Common sense in one region might not be common sense in another region. A safety management system may function well in one region of the world, while it has opposing views in other regions. When exactly the same hazards are identified in different regions, decisions to improve safety may vary from one region to another region when applying the accepted safety management system processes. SMS is a human behavior system and acceptable human behaviors vary across regions. It is impossible to impose, or change, human behaviors to conform to one-world acceptable human behavior. Decision-making processes must therefore be based on data collected to improve safety and not common sense approach.

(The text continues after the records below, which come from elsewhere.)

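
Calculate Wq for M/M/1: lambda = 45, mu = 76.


rho = 45/76; Wq = rho/(mu - lambda) = 0.0191 hours

0.0191 hours


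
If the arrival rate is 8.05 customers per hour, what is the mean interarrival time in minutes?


Mean interarrival time = 60/lambda = 60/8.05 = 7.45 minutes

7.45 minutes


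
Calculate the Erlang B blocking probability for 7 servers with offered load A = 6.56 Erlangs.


B(N,A) = (A^N/N!) / sum(A^k/k!, k=0..N) with N=7, A=6.56 = 0.2212

0.2212


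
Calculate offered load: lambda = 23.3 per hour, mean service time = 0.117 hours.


Offered load a = lambda * E[S] = 23.3 * 0.117 = 2.73 Erlangs

2.73 Erlangs


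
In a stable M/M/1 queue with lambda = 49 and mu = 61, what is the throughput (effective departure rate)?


For a stable queue (lambda < mu), throughput = lambda = 49 per hour

49 per hour


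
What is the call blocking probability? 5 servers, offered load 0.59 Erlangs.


B(N,A) = (A^N/N!) / sum(A^k/k!, k=0..N) with N=5, A=0.59 = 0.0003

0.0003


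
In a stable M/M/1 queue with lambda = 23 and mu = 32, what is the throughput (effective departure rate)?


For a stable queue (lambda < mu), throughput = lambda = 23 per hour

23 per hour


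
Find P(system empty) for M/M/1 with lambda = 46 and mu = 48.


P0 = 1 - rho = 1 - 46/48 = 0.0417

0.0417


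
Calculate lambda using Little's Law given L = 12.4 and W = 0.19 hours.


lambda = L / W = 12.4 / 0.19 = 65.26 per hour

65.26 per hour


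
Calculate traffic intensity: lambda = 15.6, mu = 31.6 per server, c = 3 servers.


rho = lambda / (c * mu) = 15.6 / (3 * 31.6) = 0.1646

0.1646


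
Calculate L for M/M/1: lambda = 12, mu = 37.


rho = 12/37; L = rho/(1-rho) = 0.48

0.48


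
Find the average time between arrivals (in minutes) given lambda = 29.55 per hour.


Mean interarrival time = 60/lambda = 60/29.55 = 2.03 minutes

2.03 minutes


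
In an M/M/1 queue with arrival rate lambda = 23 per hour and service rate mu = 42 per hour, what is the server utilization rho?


rho = lambda/mu = 23/42 = 0.5476

0.5476


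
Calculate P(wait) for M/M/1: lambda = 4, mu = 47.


P(wait) = rho = lambda/mu = 4/47 = 0.0851

0.0851


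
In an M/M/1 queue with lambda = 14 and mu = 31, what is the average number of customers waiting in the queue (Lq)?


rho = 14/31; Lq = rho^2/(1-rho) = 0.37

0.37


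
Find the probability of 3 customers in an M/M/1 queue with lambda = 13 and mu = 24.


rho = 13/24; P(n) = (1-rho)*rho^n = (1-13/24)*(13/24)^3 = 0.0728

0.0728


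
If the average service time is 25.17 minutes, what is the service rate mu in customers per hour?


mu = 60 / avg_service_time = 60 / 25.17 = 2.38 per hour

2.38 per hour


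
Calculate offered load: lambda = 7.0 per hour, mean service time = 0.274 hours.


Offered load a = lambda * E[S] = 7.0 * 0.274 = 1.92 Erlangs

1.92 Erlangs


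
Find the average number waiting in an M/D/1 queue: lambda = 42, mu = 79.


M/D/1: Lq = rho^2 / (2*(1-rho)) where rho = 42/79; Lq = 0.3

0.3


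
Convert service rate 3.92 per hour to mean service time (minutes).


Mean service time = 60/mu = 60/3.92 = 15.31 minutes

15.31 minutes


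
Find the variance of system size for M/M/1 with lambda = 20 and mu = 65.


rho = 20/65; Var(N) = rho/(1-rho)^2 = 0.64

0.64


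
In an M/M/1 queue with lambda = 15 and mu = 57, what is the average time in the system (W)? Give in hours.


W = 1/(mu - lambda) = 1/(57 - 15) = 0.0238 hours

0.0238 hours


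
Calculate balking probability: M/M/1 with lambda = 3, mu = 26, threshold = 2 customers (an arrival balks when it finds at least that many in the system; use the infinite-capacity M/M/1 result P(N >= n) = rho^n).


P(N >= 2) = rho^2 = (3/26)^2 = 0.0133

0.0133


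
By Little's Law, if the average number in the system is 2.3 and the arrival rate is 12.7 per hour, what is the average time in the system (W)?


W = L / lambda = 2.3 / 12.7 = 0.1811 hours

0.1811 hours


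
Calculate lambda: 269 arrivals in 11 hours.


lambda = total arrivals / time = 269 / 11 = 24.45 per hour

24.45 per hour


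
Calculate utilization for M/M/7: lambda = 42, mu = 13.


rho = lambda/(c*mu) = 42/(7*13) = 0.4615

0.4615


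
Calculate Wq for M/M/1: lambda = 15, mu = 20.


rho = 15/20; Wq = rho/(mu - lambda) = 0.15 hours

0.15 hours


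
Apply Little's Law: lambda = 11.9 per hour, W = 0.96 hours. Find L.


L = lambda * W = 11.9 * 0.96 = 11.42

11.42


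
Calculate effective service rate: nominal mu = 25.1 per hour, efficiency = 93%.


Effective rate = mu * efficiency = 25.1 * 0.93 = 23.34 per hour

23.34 per hour


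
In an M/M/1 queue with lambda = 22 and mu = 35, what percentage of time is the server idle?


Idle fraction = (1 - rho) * 100 = (1 - 22/35) * 100 = 37.1%

37.1%


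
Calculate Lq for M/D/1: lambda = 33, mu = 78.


M/D/1: Lq = rho^2 / (2*(1-rho)) where rho = 33/78; Lq = 0.16

0.16


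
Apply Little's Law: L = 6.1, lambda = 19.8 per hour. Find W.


W = L / lambda = 6.1 / 19.8 = 0.3081 hours

0.3081 hours


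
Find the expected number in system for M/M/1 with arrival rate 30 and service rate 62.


rho = 30/62; L = rho/(1-rho) = 0.94

0.94


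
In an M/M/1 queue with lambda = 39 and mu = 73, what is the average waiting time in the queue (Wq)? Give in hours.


rho = 39/73; Wq = rho/(mu - lambda) = 0.0157 hours

0.0157 hours


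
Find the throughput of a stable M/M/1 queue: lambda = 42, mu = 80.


For a stable queue (lambda < mu), throughput = lambda = 42 per hour

42 per hour


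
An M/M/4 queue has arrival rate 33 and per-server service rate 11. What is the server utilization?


rho = lambda/(c*mu) = 33/(4*11) = 0.75

0.75


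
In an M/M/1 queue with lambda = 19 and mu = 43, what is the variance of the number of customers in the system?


rho = 19/43; Var(N) = rho/(1-rho)^2 = 1.42

1.42


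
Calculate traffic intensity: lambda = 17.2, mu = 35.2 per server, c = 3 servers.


rho = lambda / (c * mu) = 17.2 / (3 * 35.2) = 0.1629

0.1629


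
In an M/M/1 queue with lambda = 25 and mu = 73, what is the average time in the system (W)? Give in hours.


W = 1/(mu - lambda) = 1/(73 - 25) = 0.0208 hours

0.0208 hours


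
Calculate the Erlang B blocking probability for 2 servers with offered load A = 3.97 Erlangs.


B(N,A) = (A^N/N!) / sum(A^k/k!, k=0..N) with N=2, A=3.97 = 0.6132

0.6132


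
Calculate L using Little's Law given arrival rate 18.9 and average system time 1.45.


L = lambda * W = 18.9 * 1.45 = 27.41

27.41


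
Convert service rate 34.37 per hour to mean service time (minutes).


Mean service time = 60/mu = 60/34.37 = 1.75 minutes

1.75 minutes


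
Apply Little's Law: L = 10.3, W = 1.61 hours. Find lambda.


lambda = L / W = 10.3 / 1.61 = 6.4 per hour

6.4 per hour


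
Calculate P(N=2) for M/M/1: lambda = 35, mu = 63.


rho = 35/63; P(n) = (1-rho)*rho^n = (1-35/63)*(35/63)^2 = 0.1372

0.1372


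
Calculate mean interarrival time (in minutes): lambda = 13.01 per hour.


Mean interarrival time = 60/lambda = 60/13.01 = 4.61 minutes

4.61 minutes


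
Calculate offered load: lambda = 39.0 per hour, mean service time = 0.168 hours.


Offered load a = lambda * E[S] = 39.0 * 0.168 = 6.55 Erlangs

6.55 Erlangs


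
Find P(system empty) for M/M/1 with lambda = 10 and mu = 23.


P0 = 1 - rho = 1 - 10/23 = 0.5652

0.5652


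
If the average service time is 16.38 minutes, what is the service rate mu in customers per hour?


mu = 60 / avg_service_time = 60 / 16.38 = 3.66 per hour

3.66 per hour


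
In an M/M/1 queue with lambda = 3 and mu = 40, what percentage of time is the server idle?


Idle fraction = (1 - rho) * 100 = (1 - 3/40) * 100 = 92.5%

92.5%


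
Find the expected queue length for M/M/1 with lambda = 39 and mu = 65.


rho = 39/65; Lq = rho^2/(1-rho) = 0.9

0.9


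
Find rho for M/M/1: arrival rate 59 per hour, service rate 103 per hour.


rho = lambda/mu = 59/103 = 0.5728

0.5728


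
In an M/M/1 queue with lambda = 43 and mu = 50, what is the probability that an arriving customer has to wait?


P(wait) = rho = lambda/mu = 43/50 = 0.86

0.86


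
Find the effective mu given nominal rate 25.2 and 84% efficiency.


Effective rate = mu * efficiency = 25.2 * 0.84 = 21.17 per hour

21.17 per hour


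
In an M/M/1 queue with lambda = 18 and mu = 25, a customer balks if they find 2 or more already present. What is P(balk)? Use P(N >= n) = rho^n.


P(N >= 2) = rho^2 = (18/25)^2 = 0.5184

0.5184


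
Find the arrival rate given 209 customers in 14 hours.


lambda = total arrivals / time = 209 / 14 = 14.93 per hour

14.93 per hour


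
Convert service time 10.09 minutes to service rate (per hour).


mu = 60 / avg_service_time = 60 / 10.09 = 5.95 per hour

5.95 per hour


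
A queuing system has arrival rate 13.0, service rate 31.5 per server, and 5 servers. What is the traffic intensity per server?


rho = lambda / (c * mu) = 13.0 / (5 * 31.5) = 0.0825

0.0825


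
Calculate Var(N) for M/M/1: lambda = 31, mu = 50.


rho = 31/50; Var(N) = rho/(1-rho)^2 = 4.29

4.29


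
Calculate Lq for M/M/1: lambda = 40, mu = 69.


rho = 40/69; Lq = rho^2/(1-rho) = 0.8

0.8


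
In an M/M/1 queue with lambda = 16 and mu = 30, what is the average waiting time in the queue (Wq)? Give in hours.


rho = 16/30; Wq = rho/(mu - lambda) = 0.0381 hours

0.0381 hours


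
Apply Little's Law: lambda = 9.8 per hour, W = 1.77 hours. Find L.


L = lambda * W = 9.8 * 1.77 = 17.35

17.35


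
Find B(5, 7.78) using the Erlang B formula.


B(N,A) = (A^N/N!) / sum(A^k/k!, k=0..N) with N=5, A=7.78 = 0.4678

0.4678


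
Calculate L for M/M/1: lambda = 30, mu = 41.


rho = 30/41; L = rho/(1-rho) = 2.73

2.73


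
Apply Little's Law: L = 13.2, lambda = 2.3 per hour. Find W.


W = L / lambda = 13.2 / 2.3 = 5.7391 hours

5.7391 hours


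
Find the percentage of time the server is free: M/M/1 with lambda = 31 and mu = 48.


Idle fraction = (1 - rho) * 100 = (1 - 31/48) * 100 = 35.4%

35.4%


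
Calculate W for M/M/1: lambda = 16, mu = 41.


W = 1/(mu - lambda) = 1/(41 - 16) = 0.04 hours

0.04 hours


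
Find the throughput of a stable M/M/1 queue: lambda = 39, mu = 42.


For a stable queue (lambda < mu), throughput = lambda = 39 per hour

39 per hour


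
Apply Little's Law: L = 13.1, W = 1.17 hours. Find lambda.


lambda = L / W = 13.1 / 1.17 = 11.2 per hour

11.2 per hour


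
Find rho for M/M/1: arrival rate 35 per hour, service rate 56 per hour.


rho = lambda/mu = 35/56 = 0.625

0.625


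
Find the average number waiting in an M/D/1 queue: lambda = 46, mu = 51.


M/D/1: Lq = rho^2 / (2*(1-rho)) where rho = 46/51; Lq = 4.15

4.15


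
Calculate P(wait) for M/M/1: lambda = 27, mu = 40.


P(wait) = rho = lambda/mu = 27/40 = 0.675

0.675


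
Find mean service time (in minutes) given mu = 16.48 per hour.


Mean service time = 60/mu = 60/16.48 = 3.64 minutes

3.64 minutes


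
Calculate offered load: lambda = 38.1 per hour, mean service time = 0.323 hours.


Offered load a = lambda * E[S] = 38.1 * 0.323 = 12.31 Erlangs

12.31 Erlangs


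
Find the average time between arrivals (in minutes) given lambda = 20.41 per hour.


Mean interarrival time = 60/lambda = 60/20.41 = 2.94 minutes

2.94 minutes


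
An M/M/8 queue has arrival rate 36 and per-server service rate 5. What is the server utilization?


rho = lambda/(c*mu) = 36/(8*5) = 0.9

0.9


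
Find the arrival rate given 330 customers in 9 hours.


lambda = total arrivals / time = 330 / 9 = 36.67 per hour

36.67 per hour


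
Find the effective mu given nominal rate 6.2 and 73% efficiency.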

Humans are resilient with the ability to bounce back or adapt. Safety decisions are often made to force adaptability where management finds it necessary to stay in business. Some of these changes are automation and electronics. Aircraft systems are very different today from what they were just a few years ago. Pilots have become automation monitoring experts rather than pilots, operational managers, and aerodynamics experts. 

Transferring aircraft operational control from pilots to automation does not improve safety in aviation, but moves human-errors into automation as written in this 2013 post:” If automation replaces humans in critical stages of a process, the human-error factor is not eliminated, but transferred into an automation package.” Cabin crew automation may not be as obvious as for pilots, but cabin crews have become social media influencers for their organization to maintain a highest possible rating.

Decisions are necessary to maintain an acceptable level of safety in aviation. Policy, process, procedure, or acceptable work practices decisions do not necessarily improve safety. Decisions might be perceived as safety improvements, which is the purpose of operating a business, and this is not necessarily a hazard for the safe operations of aircraft or airport. Decision-making processes become hazardous to aviation when its outputs are accepted at face value and blue-stamped as an acceptable change without support of a system analysis. Operational risk analyses and decision-making reliability are judgements decisions to be made within a  highly constraint time limit, but are just as much part of a defined decision-making process as decisions made in the office.